14ymedio, Zunilda Mata, Havana, 14 September 2017 – In Cuba’s capital city dozens of victims of Hurricane Irma surround an improvised kiosk clutching plastic bowls and bottles. The authorities have set up several stands that offer soup, rice with a protein and bottled water to anxious residents.
With prices of 2 Cuban pesos (CUP) for the ration of soup, and 8 CUP for a little box with rice and some meat and vegetables, the kiosks in different places are selling food prepared for the victims. However, the complaints are growing in the face of a distribution that many consider should be done at no cost.
“I don’t have a single centavo, I spent everything I had buying cookies and candles before the hurricane and now I don’t have anything,” laments Coralia, a resident of Marques Gonzales Street who was heading to La Inmaculada Church on San Lazaro Street this Wednesday, looking for help.
The mark left on the city by the sea is still visible on the facades of Lagunas Street, near Belascoain, one of the areas where the floods in Havana did the most damage. But these stains are only the visible marks of the drama. The most difficult effects are evident inside the houses, with the lack of water and shortage of food.
“This morning I ate the last egg I had left, which had miraculously survived because it was unrefrigerated for more than three days,” Eneida, a retiree of 73 told 14ymedio. “I have nothing left and I do not have the money to buy what the government is selling,” she says.
La Inmaculada, a centrally located church, lost its imposing and emblematic main doors under the force of the waves that poured over the wall of the Malecon. Since the winds stopped blowing dozens of parishioners and neighbors have come asking for some food and clothing, but the chapel is simply not equipped.
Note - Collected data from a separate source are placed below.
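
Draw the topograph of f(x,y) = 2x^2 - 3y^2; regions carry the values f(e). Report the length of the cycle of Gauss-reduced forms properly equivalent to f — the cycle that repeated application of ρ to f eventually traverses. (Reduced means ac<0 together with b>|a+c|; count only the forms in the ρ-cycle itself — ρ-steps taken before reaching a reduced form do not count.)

D = 24, ⌊√D⌋ = 4
descent: ρ → (-3,0,2)
descent: ρ → (2,4,-1)  [lands on river]
river: ρ → (-1,4,2)
ρ-cycle length = 2 (tail of 2 descent steps not counted)

2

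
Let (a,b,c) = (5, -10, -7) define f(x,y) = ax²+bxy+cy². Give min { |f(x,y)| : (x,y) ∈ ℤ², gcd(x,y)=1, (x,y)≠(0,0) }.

descent: ρ → (-7,10,5)  [lands on river]
river: ρ → (5,10,-7)
river: ρ → (-7,4,8)
river: ρ → (8,12,-3)
river: ρ → (-3,12,8)
river: ρ → (8,4,-7)
closes: descent 1, river 6
min |a| on river = 3

3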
Rosario, the chapel receptionist describes the situation as “terrible.” “We have no water, the dining room where we normally serve food to about 25 elders from the area has not been able to function for several days and these people can not even get here because of the ongoing conditions in the neighborhood,” she says.
“Through the side gate we are collecting donations of any kind: clothes, food and kitchen equipment, because there are people here who have lost everything,” the woman emphasizes. Other churches are also mobilizing to alleviate what is taking shape as a humanitarian drama. “Many people are arriving in a very complicated situation,” Rosario says.
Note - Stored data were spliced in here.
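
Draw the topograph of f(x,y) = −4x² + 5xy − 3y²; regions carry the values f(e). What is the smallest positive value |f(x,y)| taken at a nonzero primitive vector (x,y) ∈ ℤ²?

translate: b→3 (≡-5 mod 8), so (4,-5,3)→(4,3,2)
flip: (4,3,2)→(2,-3,4)
translate: b→1 (≡-3 mod 4), so (2,-3,4)→(2,1,3)
reduced (well bottom): (2,1,3) with a≤c, −a<b≤a
well minimum |f| = |-2| = 2 (negative-definite)

2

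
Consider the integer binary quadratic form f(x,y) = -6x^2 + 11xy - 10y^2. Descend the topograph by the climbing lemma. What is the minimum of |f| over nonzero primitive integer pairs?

translate: b→1 (≡-11 mod 12), so (6,-11,10)→(6,1,5)
flip: (6,1,5)→(5,-1,6)
reduced (well bottom): (5,-1,6) with a≤c, −a<b≤a
well minimum |f| = |-5| = 5 (negative-definite)

5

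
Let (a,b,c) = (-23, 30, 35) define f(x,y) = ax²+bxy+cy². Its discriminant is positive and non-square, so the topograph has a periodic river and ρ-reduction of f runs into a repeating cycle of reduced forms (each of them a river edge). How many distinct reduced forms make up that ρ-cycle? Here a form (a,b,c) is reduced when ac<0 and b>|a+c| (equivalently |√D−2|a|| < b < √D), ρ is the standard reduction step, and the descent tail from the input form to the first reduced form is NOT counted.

D = 4120, ⌊√D⌋ = 64
river: ρ → (35,40,-18)
river: ρ → (-18,32,43)
river: ρ → (43,54,-7)
river: ρ → (-7,58,27)
river: ρ → (27,50,-15)
river: ρ → (-15,40,42)
river: ρ → (42,44,-13)
river: ρ → (-13,60,10)
river: ρ → (10,60,-13)
river: ρ → (-13,44,42)
river: ρ → (42,40,-15)
river: ρ → (-15,50,27)
river: ρ → (27,58,-7)
river: ρ → (-7,54,43)
river: ρ → (43,32,-18)
river: ρ → (-18,40,35)
river: ρ → (35,30,-23)
river: ρ → (-23,62,3)
river: ρ → (3,64,-2)
river: ρ → (-2,64,3)
river: ρ → (3,62,-23)
river: ρ → (-23,30,35)
ρ-cycle length = 22 (tail of 0 descent steps not counted)

22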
In the midst of these shortages, between Tuesday and Wednesday Cuba received 10 tons of humanitarian aid from Venezuela in the form of non-perishable food, medicines and drinking water, as well as another 2.2 tons chartered by plane from Panama, which mainly contains hygiene and food items.
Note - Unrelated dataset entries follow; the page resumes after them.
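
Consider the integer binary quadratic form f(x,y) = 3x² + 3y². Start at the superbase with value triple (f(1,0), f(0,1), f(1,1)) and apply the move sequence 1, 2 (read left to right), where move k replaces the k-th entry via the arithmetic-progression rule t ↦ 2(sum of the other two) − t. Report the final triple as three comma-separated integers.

start (3,3,6) = (f(1,0),f(0,1),f(1,1))
replace slot 1: 2·(3+6) − 3 = 15 → (15,3,6)
replace slot 2: 2·(15+6) − 3 = 39 → (15,39,6)

15,39,6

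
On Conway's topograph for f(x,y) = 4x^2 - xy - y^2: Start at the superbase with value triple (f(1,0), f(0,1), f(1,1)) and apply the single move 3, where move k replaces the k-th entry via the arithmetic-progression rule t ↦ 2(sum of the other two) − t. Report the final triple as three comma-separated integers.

start (4,-1,2) = (f(1,0),f(0,1),f(1,1))
replace slot 3: 2·(4+(-1)) − 2 = 4 → (4,-1,4)

4,-1,4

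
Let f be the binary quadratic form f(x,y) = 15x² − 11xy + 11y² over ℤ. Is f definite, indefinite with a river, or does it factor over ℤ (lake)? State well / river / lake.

D = b²−4ac = (-11)² − 4·15·11 = -539
D < 0 ⇒ definite ⇒ every region one sign ⇒ single well

well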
One of the blue tents set up by the island’s authorities to sell food is just a few steps away from the well-known funeral home at Calzada and K Streets in Vedado. The residents of the lower floors and the improvised structures in the old semi-underground parking areas were the most harmed in that area, which is along the low part of the coast where the sea advanced several blocks and left significant damage in numerous houses.
Among them is Yazmín, the mother of two children and a worker for a state company. “In my house nothing is left that is usable, all the furniture got wet and my children lost even their school books,” she laments.
Yazmín had hoped that schools would resume classes on Thursday to “see if they offer food more cheaply,” but the schools in the area have delayed opening their doors until Monday. “With the children I do not have much mobility and we will have line up for a bit of soup,” she said, resigned.
In Ánimas Street in the San Leopoldo district, another kiosk is selling a similar menu. Dozens of people wait in line to take home the first serving of hot food they will have eaten since last Saturday. Water is also for sale at 11.75 CUP a pint or 48.75 CUP for a 5 quart bottle, a price that those affected by Hurricane consider excessive.
“How can they be selling water? I do not understand that they do not distribute all this for free because they know that the people of this neighborhood don’t even have a pot to piss in,” complains Rigoberto Núñez, a 57-year-old neighbor whose water tank has been contaminated. Among the personal items he lost with the flooding was his wallet, he says. “I do not know if I lost it or if it was stolen, but now I do not have a single centavo,” he adds.
A can of sardines at the kiosks cost 18 CUP, the equivalent of a day’s wages for a state employe, while ground beef is 65 CUP a pound, an amount most people can’t pay.
While people waited in line on Thursday to buy a serving of food – limited in quantities to “avoid hoarding,” says one of the employees who sells it – the rumor spread that the Church of La Caridad in Manrique is helping with medicines and some milk to those most affected.
In a stampede, some leave in the direction of the chapel in search of those resources that have now become the greatest obsession for thousands of the storm’s victims.